Em junho de 2007 o abastecimento de água em Manaus tinha problemas. As obras estavam apenas começando e a cobrança era grande. Todas as vezes que eu ia às áreas em que o abastecimento era precário ouvia reclamações.

No último sábado do mês, fui a Parintins assistir a uma noite do Festival Folclórico. O número de pessoas na cidade era enorme e deu problema na bomba que gerava o abastecimento de água.

Eu ia chegando ao Sambódromo, uma cara conhecida de Manaus me abordou falando alto e cobrando:

— Pô, Sarafa tá faltando água!

Eu com os meu botões comentei:

“Eu venho a Parintins para dar uma desligada, e até aqui eu sou cobrado pela falta d’água?”

E aí, também, em voz alta disse:

— É meu amigo, mas aqui não é comigo, né?

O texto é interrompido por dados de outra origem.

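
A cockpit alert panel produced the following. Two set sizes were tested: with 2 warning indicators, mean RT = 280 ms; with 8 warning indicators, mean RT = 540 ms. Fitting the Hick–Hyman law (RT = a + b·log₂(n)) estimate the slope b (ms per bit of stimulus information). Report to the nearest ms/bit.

The slope on a log₂ axis is (540 − 280) / (3 − 1) = 130 ms/bit.

130 ms/bit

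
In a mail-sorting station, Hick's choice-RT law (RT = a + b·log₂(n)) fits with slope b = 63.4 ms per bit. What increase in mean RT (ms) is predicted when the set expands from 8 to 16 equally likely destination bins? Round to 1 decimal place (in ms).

63.4 ms

Only the slope matters, since a is common to both: ΔRT = b·log₂(n₂/n₁).
log₂(16) − log₂(8) = log₂(16/8) = log₂(2) = 1.
ΔRT = 63.4 × 1.0000 = 63.400 ms.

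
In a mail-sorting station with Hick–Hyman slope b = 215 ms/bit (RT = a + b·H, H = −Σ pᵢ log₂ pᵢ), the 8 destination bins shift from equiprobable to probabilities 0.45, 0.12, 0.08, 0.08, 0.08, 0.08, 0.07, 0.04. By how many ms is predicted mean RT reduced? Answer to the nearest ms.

Equiprobable entropy H₀ = log₂ 8 = 3.0000 bits.
Skewed entropy H = −Σ pᵢ log₂ pᵢ = 2.5058 bits.
ΔRT = b·(H₀ − H) = 215 × 0.4942 = 106.25 ms.

106 ms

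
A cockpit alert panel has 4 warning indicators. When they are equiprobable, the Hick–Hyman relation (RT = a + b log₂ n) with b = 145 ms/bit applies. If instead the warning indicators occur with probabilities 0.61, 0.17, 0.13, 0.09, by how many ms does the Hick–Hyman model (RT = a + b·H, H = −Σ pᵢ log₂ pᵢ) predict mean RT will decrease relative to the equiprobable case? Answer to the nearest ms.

The RT saving is b·ΔH. Equiprobable H₀ = log₂(4) = 2.0000 bits; with the given probabilities H = 1.5649 bits.
b·(H₀ − H) = 145 × (2.0000 − 1.5649) = 63.09 ms.

63 ms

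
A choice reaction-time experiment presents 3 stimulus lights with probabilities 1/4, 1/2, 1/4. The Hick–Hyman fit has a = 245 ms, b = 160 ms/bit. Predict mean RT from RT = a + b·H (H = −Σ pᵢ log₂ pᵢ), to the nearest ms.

Each term −pᵢ log₂ pᵢ: 0.25·2 + 0.5·1 + 0.25·2; summed, H = 1.500 bits.
Mean RT = a + bH = 245 + 160·1.500 = 485.00 ms.

485 ms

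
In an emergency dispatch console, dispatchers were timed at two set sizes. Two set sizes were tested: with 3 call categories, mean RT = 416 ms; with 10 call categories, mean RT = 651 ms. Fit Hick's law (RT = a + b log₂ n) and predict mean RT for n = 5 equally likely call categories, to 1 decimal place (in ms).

515.7 ms

RT is linear in log₂ n, so two points fix the line:
  b = (651 − 416) / (log₂ 10 − log₂ 3) = 235 / (3.3219 − 1.5850) = 135.293 ms/bit
  a = 416 − 135.293 × 1.5850 = 201.565 ms
Then RT(5) = 201.565 + 135.293 × log₂ 5 = 201.565 + 135.293 × 2.3219 ≈ 515.707 ms.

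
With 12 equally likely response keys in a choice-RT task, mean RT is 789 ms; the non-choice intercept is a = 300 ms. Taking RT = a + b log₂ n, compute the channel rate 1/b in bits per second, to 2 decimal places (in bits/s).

b = (789 − 300)/log₂ 12 = 489/3.5850 = 136.403 ms per bit = 0.13640 s/bit; the reciprocal is 7.331 bits/s.

7.33 bits/s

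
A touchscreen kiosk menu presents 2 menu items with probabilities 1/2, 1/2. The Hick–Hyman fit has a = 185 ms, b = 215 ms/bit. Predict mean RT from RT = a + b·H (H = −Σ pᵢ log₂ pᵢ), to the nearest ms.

400 ms

H = −Σ pᵢ log₂ pᵢ = 0.5·1 + 0.5·1 = 1.000 bits.
RT = 185 + 215 × 1.000 = 400.00 ms.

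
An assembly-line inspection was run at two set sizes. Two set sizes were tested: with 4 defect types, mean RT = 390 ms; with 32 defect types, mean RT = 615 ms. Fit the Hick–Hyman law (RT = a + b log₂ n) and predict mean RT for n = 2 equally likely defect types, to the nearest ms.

315 ms

Solve the two-equation system in a and b:
  b = (615 − 390) / (log₂ 32 − log₂ 4) = 225 / (5 − 2) = 75 ms/bit
  a = 390 − 75 × 2 = 240 ms
Then RT(2) = 240 + 75 × log₂ 2 = 240 + 75 × 1 ≈ 315.000 ms.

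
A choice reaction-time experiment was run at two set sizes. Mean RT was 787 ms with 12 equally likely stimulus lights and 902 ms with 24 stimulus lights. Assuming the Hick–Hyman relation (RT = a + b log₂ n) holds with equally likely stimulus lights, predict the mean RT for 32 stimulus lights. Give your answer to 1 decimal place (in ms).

949.7 ms

Fit slope and intercept:
  b = (902 − 787) / (log₂ 24 − log₂ 12) = 115 / (4.5850 − 3.5850) = 115.000 ms/bit
  a = 787 − 115.000 × 3.5850 = 374.729 ms
Then RT(32) = 374.729 + 115.000 × log₂ 32 = 374.729 + 115.000 × 5 ≈ 949.729 ms.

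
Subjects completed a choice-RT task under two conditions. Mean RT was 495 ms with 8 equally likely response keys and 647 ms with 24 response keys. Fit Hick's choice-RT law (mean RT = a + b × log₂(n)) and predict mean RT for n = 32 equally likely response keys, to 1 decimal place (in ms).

686.8 ms

Fit slope and intercept:
  b = (647 − 495) / (log₂ 24 − log₂ 8) = 152 / (4.5850 − 3) = 95.901 ms/bit
  a = 495 − 95.901 × 3 = 207.296 ms
Then RT(32) = 207.296 + 95.901 × log₂ 32 = 207.296 + 95.901 × 5 ≈ 686.803 ms.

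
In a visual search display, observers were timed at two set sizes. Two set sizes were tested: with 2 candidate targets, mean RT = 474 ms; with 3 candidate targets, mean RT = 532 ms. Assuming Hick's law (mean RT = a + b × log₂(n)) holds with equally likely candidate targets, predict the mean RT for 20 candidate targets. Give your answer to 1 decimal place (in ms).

803.4 ms

With log₂ n on the abscissa the relation is linear; from the two conditions:
  b = (532 − 474) / (log₂ 3 − log₂ 2) = 58 / (1.5850 − 1) = 99.152 ms/bit
  a = 474 − 99.152 × 1 = 374.848 ms
Then RT(20) = 374.848 + 99.152 × log₂ 20 = 374.848 + 99.152 × 4.3219 ≈ 803.375 ms.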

Voltei para Manaus no domingo, e na segunda feira tive que ir ao prédio da Receita Federal.

Quando entrei, havia uma enorme fila, e um cidadão gritou:

— Pô Sarafa, olha essa fila que não anda. Faz alguma coisa!

Eu respondi em cima da bucha:

— Mas essa fila não é minha.

MORAL DA HISTÓRIA: O prefeito sempre é o culpado. Até mesmo pela falta d’água em outro município, ou pela fila na repartição federal.

4 comments

  1. Serafim, penso que esse fato tem duas óticas. Uma positiva, no sentido de que pode significar uma atitude mais crítica e atenta da população quanto aos problemas de sua cidade (seja quais forem eles); e outra negativa, se tal crítica tiver origem em preconceitos ou má vontade contra alguns que queiram realizar mudanças, contrariando, muitas vezes, fortes interesses.

  2. É pra não perder o costume Sarafa. Tá esquecido que lhe atribuíam culpa por tudo?
    O povo é mesmo sem noção.

  3. hahaahhahahaahahha
    Prefeito, logo o senhor, que é tão sério e calmo!!!
    Deve ter sido mto engraçado!!!!
    Abraços

  4. Por conta do descaso de alguns administradores públicos a população busca desesperadamente algum governante capaz de dar solução para os problemas emergenciais de sua comunidade, de sua cidade. Nesta busca por um administrador que se importe com a população e com a coisa publica o povo até esquece que há limites administrativos e territoriais.